I can now replicate this issue.
We typically have an average load of 200 up to 500+ users. So I ran a load test on our test stack, which is identical to our prod stack, I was simulating 200 users that login via CAS, write 1 of 3 quizzes, post to a forum and view random files. This test was done with JMeter for 10 minutes and within that time I had hit "purge all caches" once with the UI button and then twice via CLI, 2-3 minutes apart. I had added various extra error_log statements so I could try to track the order of events. When I purged the Moodle caches, while running the test some interesting things were revealed.
Here's my setup:
- Moodle Version 3.5.3
- Load balanced to 2 Debian 9.6 VM's
- PHP 7.0.33-0+deb9u1 fpm-fcgi Linux with Opcache
- Both head ends point to one Dell Compellent NFS file system
- Memcached in place using Twemproxy pointing to a Couchbase server with multiple buckets.

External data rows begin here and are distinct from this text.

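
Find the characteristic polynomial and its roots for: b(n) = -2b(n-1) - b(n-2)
Substitute b(n) = rⁿ and divide through by rⁿ⁻²: r² + 2r + 1 = 0
Factor: (r + 1)² = 0, so r = -1 (double root).
General solution: b(n) = (A + Bn)·(-1)ⁿ

Characteristic: r² + 2r + 1 = 0, Roots: r = -1 (double root)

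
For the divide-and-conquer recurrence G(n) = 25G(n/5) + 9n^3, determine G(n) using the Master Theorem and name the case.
Master Theorem template: G(n) = a·G(n/b) + f(n).
Here: a=25, b=5, f(n)=9n^3
Compute log_b(a) = log_5(25) = 2.
f(n) = 9n^3 = Ω(n^(2+ε)) with ε = 1, and the regularity condition holds (a·f(n/b) = (a/b^3)·f(n) with a/b^3 = 5^-1 < 1). Case 3: G(n) = Θ(f(n)) = Θ(n^3).

Case 3: G(n) = Θ(n^3)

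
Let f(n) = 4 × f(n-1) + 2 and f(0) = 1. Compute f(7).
Computing step by step:
f(0) = 1
f(1) = 4 × 1 + 2 = 6
f(2) = 4 × 6 + 2 = 26
f(3) = 4 × 26 + 2 = 106
f(4) = 4 × 106 + 2 = 426
f(5) = 4 × 426 + 2 = 1706
f(6) = 4 × 1706 + 2 = 6826
f(7) = 4 × 6826 + 2 = 27306

27306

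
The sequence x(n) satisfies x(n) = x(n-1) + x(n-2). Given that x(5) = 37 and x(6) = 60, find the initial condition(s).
Work backwards using x(k) = x(k+2) - x(k+1):
x(4) = x(6) - x(5) = 60 - 37 = 23
x(3) = x(5) - x(4) = 37 - 23 = 14
x(2) = x(4) - x(3) = 23 - 14 = 9
x(1) = x(3) - x(2) = 14 - 9 = 5
x(0) = x(2) - x(1) = 9 - 5 = 4

x(0) = 4, x(1) = 5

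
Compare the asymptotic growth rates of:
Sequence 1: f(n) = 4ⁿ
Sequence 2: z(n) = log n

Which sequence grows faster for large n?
Comparing growth rates:
Growth-rate hierarchy: log n ≺ any polynomial ≺ any exponential cⁿ (c>1) ≺ n! ≺ nⁿ.
exponential base 4 dominates logarithmic asymptotically.

f(n) grows faster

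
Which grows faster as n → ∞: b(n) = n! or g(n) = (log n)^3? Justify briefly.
Comparing growth rates:
Growth-rate hierarchy: log n ≺ any polynomial ≺ any exponential cⁿ (c>1) ≺ n! ≺ nⁿ.
factorial dominates polylogarithmic (log n)^3 asymptotically.

b(n) grows faster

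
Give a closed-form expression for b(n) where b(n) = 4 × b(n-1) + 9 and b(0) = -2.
Recurrence: b(n) = 4 × b(n-1) + 9, initial: b(0) = -2.
Try b(n) = A·4ⁿ + C. Substituting: A·4ⁿ + C = 4(A·4ⁿ⁻¹ + C) + 9 = A·4ⁿ + 4C + 9, so C = 4C + 9, giving C = -3. Then b(0) = A - 3 = -2 gives A = 1.

b(n) = 4ⁿ - 3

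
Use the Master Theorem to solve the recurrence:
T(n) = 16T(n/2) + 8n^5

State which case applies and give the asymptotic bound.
Master Theorem template: T(n) = a·T(n/b) + f(n).
Here: a=16, b=2, f(n)=8n^5
Compute log_b(a) = log_2(16) = 4.
f(n) = 8n^5 = Ω(n^(4+ε)) with ε = 1, and the regularity condition holds (a·f(n/b) = (a/b^5)·f(n) with a/b^5 = 2^-1 < 1). Case 3: T(n) = Θ(f(n)) = Θ(n^5).

Case 3: T(n) = Θ(n^5)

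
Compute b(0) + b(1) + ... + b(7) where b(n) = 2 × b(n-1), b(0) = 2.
Computing the sequence terms: 2, 4, 8, 16, 32, 64, 128, 256
Adding these values together:

510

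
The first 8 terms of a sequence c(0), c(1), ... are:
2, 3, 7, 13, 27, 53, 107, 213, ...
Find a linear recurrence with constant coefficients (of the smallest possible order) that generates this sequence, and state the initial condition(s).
Look for the lowest-order linear relation among consecutive terms.
Observation: c(n) - 1·c(n-1) - (2)·c(n-2) = 0 holds for the shown terms, and no order-1 relation c(n) = α·c(n-1) + β fits.
Check at n=3: 1·7 + (2)·3 = 13. ✓

c(n) = c(n-1) + 2c(n-2), c(0) = 2, c(1) = 3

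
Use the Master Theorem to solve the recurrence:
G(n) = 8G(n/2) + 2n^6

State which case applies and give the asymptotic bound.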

The extra logging was added to the following functions:
What seems to happen here is as soon as I hit "Purge All Caches" the get_mustache() function immediately creates a new cache directory based on the $themerev number changing. My initial $themerev is 1549486915 and it then creates a new folder, 1549556523. In that same function immediately right after the new folder is created it then tries to perform a cleanup and delete all older folders, in this case the 1549486915 folder. With other users hitting templated pages the log's show in the FileSystemCache.php -> writeFile() function that files are now being created in both folders and it continues back and forth several times, creating and deleting. Eventually the 1549486915 get's purged and both app server's show the Error:
"Default exception handler: Exception - Failed to write cache file"
This is all before the purge_all_caches() function is finally triggered which then deletes everything......as it should.....followed by one more:
"Default exception handler: Exception - Failed to write cache file" error.
Then I see my log message: moodlelib.php -> purge_all_caches() -> localcachedir has been created, all mustache cache files are now being created in the new 1549556523 folder.
Right now I'm thinking is it critical to check and remove any old localcache/mustache/[$themerev] folder for every single mustache request or as soon as a new $themerev folder is created? During those few seconds users may be hitting the new or old localcache/mustache/[themerev] folder......so leave it there. Obviously in this case the purge_all_caches() function obliterated all folders, including the newly created 1549556523 folder (which was already in the process of populating the cached files). There are various ways to tackle this, maybe have a scheduled task to remove the old localcache/mustache/[themerev] folders every night or x days or whatever.